Disaggregated multi-domain interference classification for O-RAN

Spectrum sharing and dynamic spectrum reuse are becoming increasingly critical in modern wireless networks to address spectrum scarcity. However, these techniques inevitably increase Cross-Technology Interference (CTI). In this context, the Open Radio Access Network (O-RAN), as a modern and disaggregated network architecture, necessitates accurate, low-latency, and computationally efficient CTI classification and mitigation to support real-time control and maintain Quality of Service (QoS). Unfortunately, existing solutions predominantly rely on high-complexity, monolithic deep learning-based solutions that, while achieving high classification accuracy, incur significant latency and computational overhead This paper exploits the O-RAN functional split to leverage multi-domain raw signal representations (time, frequency, and Channel State Information (CSI)) directly from the same data stream. Each domain is processed locally, naturally interleaving CTI within the distributed, disaggregated O-RAN architecture.

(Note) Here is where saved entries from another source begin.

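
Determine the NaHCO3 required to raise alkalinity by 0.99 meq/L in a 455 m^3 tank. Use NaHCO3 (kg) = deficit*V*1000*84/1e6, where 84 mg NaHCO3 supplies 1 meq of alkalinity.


Tank volume in L = 455 m^3 * 1000 = 455000 L
Total meq required = 0.99 meq/L * 455000 L = 450450 meq
NaHCO3 mass = 450450 meq * 84 mg/meq / 1e6 = 37.8378 kg

37.8378 kg


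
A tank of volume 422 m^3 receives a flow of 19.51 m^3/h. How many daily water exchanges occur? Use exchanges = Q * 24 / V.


Daily flow volume = 19.51 m^3/h * 24 h = 468.24 m^3/day
Exchanges = daily flow / tank volume = 468.24 / 422 = 1.10957 exchanges/day

1.10957 exchanges/day


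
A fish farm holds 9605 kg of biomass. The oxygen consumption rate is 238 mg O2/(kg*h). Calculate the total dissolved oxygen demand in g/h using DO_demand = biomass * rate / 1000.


Total O2 consumption (mg/h) = 9605 kg * 238 mg/(kg*h) = 2285990 mg/h
Convert to g/h: 2285990 / 1000 = 2285.99 g/h

2285.99 g/h


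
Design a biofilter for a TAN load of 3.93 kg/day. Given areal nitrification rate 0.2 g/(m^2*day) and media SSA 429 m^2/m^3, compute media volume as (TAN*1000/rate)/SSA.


A = 3.93*1000 / 0.2 = 19650 m^2
V = 19650 / 429 = 45.8042

45.8042 m^3


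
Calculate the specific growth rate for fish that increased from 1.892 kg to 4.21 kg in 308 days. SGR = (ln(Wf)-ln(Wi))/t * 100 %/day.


ln(W_f) = ln(4.21) = 1.4374626
ln(W_i) = ln(1.892) = 0.63763447
ln(W_f) - ln(W_i) = 1.4374626 - 0.63763447 = 0.79982813
SGR = 0.79982813 / 308 * 100 = 0.259684 %/day

0.259684 %/day


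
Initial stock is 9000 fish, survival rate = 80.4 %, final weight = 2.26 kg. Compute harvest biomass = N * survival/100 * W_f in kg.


Survivors = 9000 * 80.4/100 = 7236 fish
Harvest biomass = survivors * W_f = 7236 * 2.26 = 16353.36 kg

16353.36 kg


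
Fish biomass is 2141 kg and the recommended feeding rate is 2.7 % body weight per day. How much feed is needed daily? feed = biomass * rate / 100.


Feeding rate fraction = 2.7% / 100 = 0.027
Daily feed = 2141 kg * 0.027 = 57.807 kg/day

57.807 kg/day


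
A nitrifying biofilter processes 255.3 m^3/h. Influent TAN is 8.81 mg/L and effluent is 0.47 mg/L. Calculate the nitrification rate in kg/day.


Concentration drop: TAN_in - TAN_out = 8.81 - 0.47 = 8.34 mg/L
Hourly TAN removed = Q * dTAN = 255.3 m^3/h * 8.34 mg/L = 2129.202 g/h  (m^3/h * mg/L = g/h)
Daily TAN removed = 2129.202 * 24 = 51100.848 g/day
Convert to kg/day: 51100.848 / 1000 = 51.100848 kg/day

51.100848 kg/day


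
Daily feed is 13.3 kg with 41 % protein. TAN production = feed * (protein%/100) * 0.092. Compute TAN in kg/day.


Protein in feed = 13.3 * 41/100 = 5.453 kg/day
TAN = protein * 0.092 = 5.453 * 0.092 = 0.501676 kg/day

0.501676 kg/day


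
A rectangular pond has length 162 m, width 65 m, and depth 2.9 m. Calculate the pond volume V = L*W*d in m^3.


Base area = L * W = 162 * 65 = 10530 m^2
Volume = area * depth = 10530 * 2.9 = 30537 m^3

30537 m^3


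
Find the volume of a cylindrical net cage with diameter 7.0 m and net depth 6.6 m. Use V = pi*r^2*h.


r = d/2 = 7.0/2 = 3.5 m
Base area = pi*r^2 = pi*3.5^2 = 38.48451 m^2
Volume = 38.48451 * 6.6 = 253.998 m^3

253.998 m^3


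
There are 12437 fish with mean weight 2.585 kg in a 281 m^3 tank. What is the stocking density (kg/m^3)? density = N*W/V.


Total biomass = 12437 fish * 2.585 kg = 32149.645 kg
Density = total biomass / volume = 32149.645 / 281 = 114.412 kg/m^3

114.412 kg/m^3


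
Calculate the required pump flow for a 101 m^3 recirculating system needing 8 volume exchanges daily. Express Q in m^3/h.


Daily recirculation volume = 101 m^3 * 8 = 808 m^3/day
Flow rate Q = daily volume / 24 h = 808 / 24 = 33.6667 m^3/h

33.6667 m^3/h


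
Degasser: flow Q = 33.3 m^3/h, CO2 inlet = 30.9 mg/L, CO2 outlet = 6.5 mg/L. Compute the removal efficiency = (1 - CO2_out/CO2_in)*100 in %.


CO2_out / CO2_in = 6.5 / 30.9 = 0.21035599
Fraction remaining = 0.21035599
efficiency = (1 - 0.21035599) * 100 = 78.9644 %

78.9644 %


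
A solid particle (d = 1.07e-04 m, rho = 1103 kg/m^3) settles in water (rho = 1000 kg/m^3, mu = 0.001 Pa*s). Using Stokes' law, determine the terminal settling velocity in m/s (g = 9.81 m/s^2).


Density difference: rho_p - rho_f = 1103 - 1000 = 103 kg/m^3
d^2 = (1.07e-04)^2 = 1.1449e-08 m^2
Numerator = (rho_p - rho_f) * g * d^2 = 103 * 9.81 * 1.1449e-08 = 1.1568413e-05
Denominator = 18 * mu = 18 * 0.001 = 0.018
v_s = 1.1568413e-05 / 0.018 = 6.4269e-04 m/s
Check: Re = rho_f * v_s * d / mu = 1000 * 6.4269e-04 * 1.07e-04 / 0.001 = 0.0688 < 1, so Stokes' law applies.

6.4269e-04 m/s


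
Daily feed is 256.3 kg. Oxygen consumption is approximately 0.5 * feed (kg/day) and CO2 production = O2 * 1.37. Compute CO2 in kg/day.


O2 = 256.3 * 0.5 = 128.15
CO2 = 128.15 * 1.37 = 175.5655

175.5655 kg/day


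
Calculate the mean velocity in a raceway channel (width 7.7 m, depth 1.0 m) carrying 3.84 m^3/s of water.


Cross-sectional area = W * d = 7.7 * 1.0 = 7.7 m^2
Velocity = Q / A = 3.84 / 7.7 = 0.498701 m/s

0.498701 m/s


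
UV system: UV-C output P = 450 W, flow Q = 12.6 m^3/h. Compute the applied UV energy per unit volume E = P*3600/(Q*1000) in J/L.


Energy delivered per hour = 450 W * 3600 s = 1620000 J/h
Volume treated per hour = 12.6 m^3/h * 1000 = 12600 L/h
dose = 1620000 / 12600 = 128.571 J/L

128.571 J/L


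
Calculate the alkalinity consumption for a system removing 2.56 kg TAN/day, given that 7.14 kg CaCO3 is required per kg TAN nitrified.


Alkalinity factor: 7.14 kg CaCO3 consumed per kg TAN nitrified
alk = 2.56 kg TAN * 7.14 = 18.2784 kg CaCO3/day

18.2784 kg CaCO3/day


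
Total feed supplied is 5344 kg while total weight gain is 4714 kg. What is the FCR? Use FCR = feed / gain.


FCR = feed consumed / weight gained
FCR = 5344 kg / 4714 kg = 1.13364

1.13364


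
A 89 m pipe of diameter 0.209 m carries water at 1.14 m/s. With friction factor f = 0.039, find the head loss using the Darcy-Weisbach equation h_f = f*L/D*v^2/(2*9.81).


v^2 = 1.14^2 = 1.2996 m^2/s^2
L/D = 89/0.209 = 425.83732
h_f = f*(L/D)*v^2/(2g) = 0.039 * 425.83732 * 1.2996 / 19.62 = 1.10007 m

1.10007 m


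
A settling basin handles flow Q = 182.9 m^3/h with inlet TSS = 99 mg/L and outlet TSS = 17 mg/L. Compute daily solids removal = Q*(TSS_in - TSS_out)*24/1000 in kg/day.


Concentration drop: TSS_in - TSS_out = 99 - 17 = 82 mg/L
Hourly solids removed = Q * dTSS = 182.9 m^3/h * 82 mg/L = 14997.8 g/h  (m^3/h * mg/L = g/h)
Daily solids removed = 14997.8 * 24 = 359947.2 g/day
Convert g to kg: 359947.2 / 1000 = 359.9472 kg/day

359.9472 kg/day


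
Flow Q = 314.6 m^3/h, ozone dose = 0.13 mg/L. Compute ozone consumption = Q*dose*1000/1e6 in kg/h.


O3 demand (mg/h) = Q * dose * 1000 = 314.6 * 0.13 * 1000 = 40898 mg/h
Convert mg to kg: 40898 / 1e6 = 0.040898 kg/h

0.040898 kg/h


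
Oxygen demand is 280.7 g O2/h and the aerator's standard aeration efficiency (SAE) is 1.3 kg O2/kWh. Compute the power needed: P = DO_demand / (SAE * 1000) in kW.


SAE in g O2/kWh = 1.3 * 1000 = 1300 g/kWh
P = DO_demand / SAE_g = 280.7 / 1300 = 0.215923 kW

0.215923 kW


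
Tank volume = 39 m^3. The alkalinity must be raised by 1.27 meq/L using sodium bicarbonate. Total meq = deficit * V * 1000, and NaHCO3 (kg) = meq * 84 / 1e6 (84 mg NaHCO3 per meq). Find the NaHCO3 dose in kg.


Tank volume in L = 39 m^3 * 1000 = 39000 L
Total meq required = 1.27 meq/L * 39000 L = 49530 meq
NaHCO3 mass = 49530 meq * 84 mg/meq / 1e6 = 4.16052 kg

4.16052 kg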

This distributed strategy enables a cost-aware, multi-domain fusion architecture that balances classification accuracy with computational overhead and latency. Our proposed multi-domain distributed architecture achieves a 400 $μs$ inference latency on standard CPUs. Compared to a state-of-the-art monolithic frequency-domain classifier, this represents an average 9x reduction in latency and an 11-fold decrease in computational cost, while sacrificing only 4% in classification performance and maintaining >90% accuracy in high-interference conditions.